Like so many anonymous influencers of the Boomer Era, not many people know the name, Dan Robbins. Yet, if you mention that Mr. Robbins brought the 1950s and ’60s craze of paint-by-number kits to America, the recognition light bulb glows brightly. This past week, Dan Robbins died at the age of 93.
The story goes, Mr. Robbins was a commercial artist employed by the Palmer Paint Company in Detroit, Michigan. The company specialized in children’s paints. In the late 1940s, he was tasked by his boss, Max Klein, to find a way for the company to sell more paint to adults. Recalling that Leonardo Da Vinci had created a technique to teach his studio apprentices that involved a by-number system, Mr. Robbins put together the idea of a kit, which would include oil paint, a brush, a small bottle of turpentine and a canvas board that had an image in light blue or gray printed on it. The image was broken down into areas of color. Each area was given a number that corresponded with the number on the included cups of paint.
Mr. Robbins chose as his first image a mishmash of three modern abstract artists and showed it to his boss. Mr. Klein hated the imagery, but loved the idea. It wasn’t a new idea, since the first paint-by-number patent was issued in 1923 — but very quickly it became evident the Palmer Paint Company, and Dan Robbins, as its chief artist, were on to something. The first Craft Master Paint-by-Number kit was brought to market in 1950, and cost $2.50. $2 million worth of kits were sold that first year. By 1955, the peak of the craze, sales reached $20 million. By then several other companies had joined in, the market became over saturated, and sales dropped.
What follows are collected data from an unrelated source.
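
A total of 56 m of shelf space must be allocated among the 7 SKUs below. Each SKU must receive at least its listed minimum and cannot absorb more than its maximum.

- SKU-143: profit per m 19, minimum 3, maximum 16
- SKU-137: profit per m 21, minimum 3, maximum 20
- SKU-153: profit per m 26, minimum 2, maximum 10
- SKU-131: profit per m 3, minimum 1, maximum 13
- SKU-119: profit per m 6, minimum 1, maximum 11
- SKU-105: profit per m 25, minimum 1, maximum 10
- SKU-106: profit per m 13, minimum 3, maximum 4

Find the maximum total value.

1187

Meeting every minimum uses 3+3+2+1+1+1+3 = 14 m, leaving 42.
Rank by profit per m: SKU-153 26 > SKU-105 25 > SKU-137 21 > SKU-143 19 > SKU-106 13 > SKU-119 6 > SKU-131 3.
Give SKU-153 8 more to hit its cap of 10 → 34 left.
SKU-105 takes 9 more to reach its cap of 10 → 25 left.
SKU-137 takes 17 more to reach its cap of 20 → 8 left.
Only 8 left; SKU-143 takes them to reach 11.
Total = 19×11 + 21×20 + 26×10 + 3×1 + 6×1 + 25×10 + 13×3 = 1187.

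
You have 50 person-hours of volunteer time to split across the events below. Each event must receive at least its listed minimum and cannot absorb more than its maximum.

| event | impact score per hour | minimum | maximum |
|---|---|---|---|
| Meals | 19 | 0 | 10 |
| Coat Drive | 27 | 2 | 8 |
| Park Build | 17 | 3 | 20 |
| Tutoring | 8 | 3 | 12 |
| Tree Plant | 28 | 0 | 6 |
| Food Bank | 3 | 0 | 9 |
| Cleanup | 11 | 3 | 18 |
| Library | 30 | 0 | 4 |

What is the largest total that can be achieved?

1023

Meeting every minimum uses 0+2+3+3+0+0+3+0 = 11 person-hours, leaving 39.
Rank by impact score per hour: Library 30 > Tree Plant 28 > Coat Drive 27 > Meals 19 > Park Build 17 > Cleanup 11 > Tutoring 8 > Food Bank 3.
Library: +4 to 4 (cap) — 35 left.
Tree Plant: +6 to 6 (cap) — 29 left.
Coat Drive: +6 to 8 (cap) — 23 left.
Give Meals 10 more to hit its cap of 10 — 13 left.
Park Build has room for 17 more but only 13 remain, so it gets 16.
Total = 19×10 + 27×8 + 17×16 + 8×3 + 28×6 + 11×3 + 30×4 = 1023.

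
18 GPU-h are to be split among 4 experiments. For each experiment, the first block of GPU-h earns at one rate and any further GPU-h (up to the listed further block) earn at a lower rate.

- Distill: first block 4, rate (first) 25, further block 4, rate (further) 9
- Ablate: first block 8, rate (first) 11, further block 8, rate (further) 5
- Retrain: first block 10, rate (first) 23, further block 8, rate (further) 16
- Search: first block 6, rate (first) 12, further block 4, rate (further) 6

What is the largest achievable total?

394

Treat each block as its own option and order by rate: Distill/tier1 25 > Retrain/tier1 23 > Retrain/tier2 16 > Search/tier1 12 > Ablate/tier1 11 > Distill/tier2 9 > Search/tier2 6 > Ablate/tier2 5.
Distill/tier1 (25): +4 — 14 left.
Retrain tier1 at 23: fill all 10 — 4 left.
4 remain; put them into Retrain tier2 at 16.
Total = 25×4 + 23×10 + 16×4 = 394.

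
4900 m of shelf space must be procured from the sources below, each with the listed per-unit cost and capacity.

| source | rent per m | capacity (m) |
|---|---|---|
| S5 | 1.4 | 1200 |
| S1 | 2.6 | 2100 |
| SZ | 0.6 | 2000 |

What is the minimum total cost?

Fill from the cheapest source first.
SZ (0.6): use full 2000 ; 2900 m to go.
S5 (1.4): use full 1200 ; 1700 m to go.
S1 (2.6): take the remaining 1700 ; done.
Cost = 2000×0.6 + 1200×1.4 + 1700×2.6 = 7300.

7300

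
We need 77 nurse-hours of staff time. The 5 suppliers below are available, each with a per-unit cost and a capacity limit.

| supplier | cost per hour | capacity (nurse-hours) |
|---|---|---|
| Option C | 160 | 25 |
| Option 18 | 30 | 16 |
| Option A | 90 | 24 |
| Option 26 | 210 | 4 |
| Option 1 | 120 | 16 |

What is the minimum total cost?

Cheapest first:
Take 16 from Option 18 at 30 → need 61 more.
Option A at 90: take all 24 nurse-hours → 37 still needed.
Take 16 from Option 1 at 120 → need 21 more.
Option C (160): take the remaining 21 → done.
Option 26: unused.
Cost = 16×30 + 24×90 + 16×120 + 21×160 = 7920.

7920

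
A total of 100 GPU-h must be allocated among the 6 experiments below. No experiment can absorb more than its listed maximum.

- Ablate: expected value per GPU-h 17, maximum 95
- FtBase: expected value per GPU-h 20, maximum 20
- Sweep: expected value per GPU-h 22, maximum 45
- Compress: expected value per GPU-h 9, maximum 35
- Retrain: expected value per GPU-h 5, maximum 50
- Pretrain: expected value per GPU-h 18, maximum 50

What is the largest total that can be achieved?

Rank by expected value per GPU-h: Sweep 22 > FtBase 20 > Pretrain 18 > Ablate 17 > Compress 9 > Retrain 5.
Give Sweep 45 to hit its cap of 45 — 55 left.
FtBase takes 20 to reach its cap of 20 — 35 left.
Only 35 left; Pretrain takes them to reach 35.
Total = 20×20 + 22×45 + 18×35 = 2020.

2020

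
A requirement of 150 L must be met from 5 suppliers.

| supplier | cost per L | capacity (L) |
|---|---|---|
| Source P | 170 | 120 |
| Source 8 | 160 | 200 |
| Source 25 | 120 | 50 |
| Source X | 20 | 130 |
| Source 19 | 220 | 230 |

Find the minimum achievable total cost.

5000

Fill from the cheapest supplier first.
Source X at 20: take all 130 L → 20 still needed.
Take 20 from Source 25 at 120 to finish.
Source 8, Source P, Source 19: unused.
Cost = 130×20 + 20×120 = 5000.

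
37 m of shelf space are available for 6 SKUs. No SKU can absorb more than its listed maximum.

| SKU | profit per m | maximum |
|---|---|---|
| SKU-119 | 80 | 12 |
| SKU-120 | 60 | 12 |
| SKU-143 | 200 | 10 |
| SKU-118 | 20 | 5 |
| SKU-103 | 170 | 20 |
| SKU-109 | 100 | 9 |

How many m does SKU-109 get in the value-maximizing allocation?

Order the SKUs by profit per m: SKU-143 200 > SKU-103 170 > SKU-109 100 > SKU-119 80 > SKU-120 60 > SKU-118 20.
SKU-143: +10 to 10 (cap) — 27 left.
SKU-103: +20 to 20 (cap) — 7 left.
SKU-109: +7 (room for 9) → 7. Pool exhausted.

7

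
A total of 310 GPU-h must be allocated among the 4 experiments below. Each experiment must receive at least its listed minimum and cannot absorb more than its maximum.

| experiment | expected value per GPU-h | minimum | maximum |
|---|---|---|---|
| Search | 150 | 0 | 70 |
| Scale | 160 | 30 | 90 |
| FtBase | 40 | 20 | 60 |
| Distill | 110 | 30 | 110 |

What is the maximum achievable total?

Meeting every minimum uses 0+30+20+30 = 80 GPU-h, leaving 230.
Highest expected value per GPU-h first: Scale 160 > Search 150 > Distill 110 > FtBase 40.
Give Scale 60 more to hit its cap of 90 → 170 left.
Search: +70 to 70 (cap) → 100 left.
Give Distill 80 more to hit its cap of 110 → 20 left.
FtBase has room for 40 more but only 20 remain, so it gets 40.
Total = 150×70 + 160×90 + 40×40 + 110×110 = 38600.

38600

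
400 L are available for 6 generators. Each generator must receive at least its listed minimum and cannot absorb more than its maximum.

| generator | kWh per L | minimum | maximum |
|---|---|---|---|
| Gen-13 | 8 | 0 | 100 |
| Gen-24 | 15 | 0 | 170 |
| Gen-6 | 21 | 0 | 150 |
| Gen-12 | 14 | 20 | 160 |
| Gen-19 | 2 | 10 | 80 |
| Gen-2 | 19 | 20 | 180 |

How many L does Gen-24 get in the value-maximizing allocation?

Meeting every minimum uses 0+0+0+20+10+20 = 50 L, leaving 350.
Highest kWh per L first: Gen-6 21 > Gen-2 19 > Gen-24 15 > Gen-12 14 > Gen-13 8 > Gen-19 2.
Give Gen-6 150 more to hit its cap of 150 → 200 left.
Gen-2: +160 to 180 (cap) → 40 left.
Gen-24 has room for 170 more but only 40 remain, so it gets 40.

40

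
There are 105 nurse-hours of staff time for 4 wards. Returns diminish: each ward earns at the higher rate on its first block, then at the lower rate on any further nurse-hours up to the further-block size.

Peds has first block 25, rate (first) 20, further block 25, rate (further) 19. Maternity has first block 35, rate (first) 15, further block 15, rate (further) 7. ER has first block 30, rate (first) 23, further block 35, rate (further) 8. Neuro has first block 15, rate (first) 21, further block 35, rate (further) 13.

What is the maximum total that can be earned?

2130

Rank every tier by rate: ER/tier1 23 > Neuro/tier1 21 > Peds/tier1 20 > Peds/tier2 19 > Maternity/tier1 15 > Neuro/tier2 13 > ER/tier2 8 > Maternity/tier2 7.
ER tier1 at 23: fill all 30 ; 75 left.
Neuro tier1 at 21: fill all 15 ; 60 left.
Peds/tier1 (20): +25 ; 35 left.
Fill Peds tier2 block (25 at 19) ; 10 left.
Maternity tier1 at 15: only 10 left, fill 10.
Total = 23×30 + 21×15 + 20×25 + 19×25 + 15×10 = 2130.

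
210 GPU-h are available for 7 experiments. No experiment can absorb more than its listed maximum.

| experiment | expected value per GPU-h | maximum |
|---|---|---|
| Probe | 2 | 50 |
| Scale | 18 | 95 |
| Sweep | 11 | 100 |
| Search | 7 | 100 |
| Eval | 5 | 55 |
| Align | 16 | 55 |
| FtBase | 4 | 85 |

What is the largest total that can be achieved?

Highest expected value per GPU-h first: Scale 18 > Align 16 > Sweep 11 > Search 7 > Eval 5 > FtBase 4 > Probe 2.
Scale takes 95 to reach its cap of 95 → 115 left.
Align takes 55 to reach its cap of 55 → 60 left.
Sweep has room for 100 but only 60 remain, so it gets 60.
Total = 18×95 + 11×60 + 16×55 = 3250.

3250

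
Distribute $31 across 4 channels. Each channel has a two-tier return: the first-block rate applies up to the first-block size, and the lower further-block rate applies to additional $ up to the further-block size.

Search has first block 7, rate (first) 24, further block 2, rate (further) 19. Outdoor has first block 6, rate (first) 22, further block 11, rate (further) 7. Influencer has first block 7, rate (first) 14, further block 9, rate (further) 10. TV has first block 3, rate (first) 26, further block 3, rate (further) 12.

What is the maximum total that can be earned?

Rank every tier by rate: TV/T1 26 > Search/T1 24 > Outdoor/T1 22 > Search/T2 19 > Influencer/T1 14 > TV/T2 12 > Influencer/T2 10 > Outdoor/T2 7.
TV T1 at 26: fill all 3 → 28 left.
Fill Search T1 block (7 at 24) → 21 left.
Outdoor T1 at 22: fill all 6 → 15 left.
Search T2 at 19: fill all 2 → 13 left.
Fill Influencer T1 block (7 at 14) → 6 left.
Fill TV T2 block (3 at 12) → 3 left.
Influencer T2 at 10: only 3 left, fill 3.
Total = 26×3 + 24×7 + 22×6 + 19×2 + 14×7 + 12×3 + 10×3 = 580.

580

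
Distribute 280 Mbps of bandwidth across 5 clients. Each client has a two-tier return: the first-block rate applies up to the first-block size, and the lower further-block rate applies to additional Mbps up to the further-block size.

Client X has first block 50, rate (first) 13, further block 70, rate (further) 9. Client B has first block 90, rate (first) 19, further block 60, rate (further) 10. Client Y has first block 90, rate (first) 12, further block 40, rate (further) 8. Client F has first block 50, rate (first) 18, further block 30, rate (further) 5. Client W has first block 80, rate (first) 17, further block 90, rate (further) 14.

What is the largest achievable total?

4810

Order all 10 blocks by rate: Client B/first 19 > Client F/first 18 > Client W/first 17 > Client W/second 14 > Client X/first 13 > Client Y/first 12 > Client B/second 10 > Client X/second 9 > Client Y/second 8 > Client F/second 5.
Client B/first (19): +90 — 190 left.
Client F/first (18): +50 — 140 left.
Client W first at 17: fill all 80 — 60 left.
Client W second at 14: only 60 left, fill 60.
Total = 19×90 + 18×50 + 17×80 + 14×60 = 4810.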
At the dawn of the twentieth century, printmaking was at its zenith, offering an affordable way for the public to display art in their homes. Currier and Ives made a career out of it, and many boomers will recall grandparents or parents displaying prints, or reproductions of prints, in their homes when boomers were young. It was an entrance into the art world. Decades later, the paint-by-number kit offered a chance for anyone to feel what it was like to create something with paint, and display it as coming from their hands. The mothers of boomers, as well as growing boomers, were especially the target for the sale of the kits.
Dan Robbins was responsible for drawing the first 30 or so originals that were then broken down into separate colors by placing an acetate sheet over the painting and tracing the color edges. Categories of imagery were animals (mostly cats, dogs and horses); landscapes; people (especially clowns, matadors and dancers); copies of famous paintings (like Gainsborough’s Blue Boy and Da Vinci’s Mona Lisa); and religious scenes. It was a combination of the last two categories that brought about the company’s best seller: A paint-by-number copy of Da Vinci’s The Last Supper. Many boomers will recall entering homes of their relatives or friends that had one of these painted Last Supper kits hung on the wall.
Mister Boomer had a brief foray into the paint-by-number world via a Christmas present one year. He was artistically inclined from a very early age, so more than likely his aunt thought the kit might foster his already burgeoning love of drawing and painting. Instead, though it was his introduction to using oil paints, Mister B found the work — a landscape — tedious and boring. He was much more interested in coming up with his own images, his own way and with his own color choices.
Similar kits are still available today, but the heyday for paint-by-number looks back at the early days of the Boomer Generation. In a similar vein, today’s adult coloring books offer an experience like the paint-by-number kits, but with the twenty-first century twist of not only being available in print books, but on screen with a phone app.
How about you, boomers? Did you or someone in your family try their hand at a paint-by-number kit?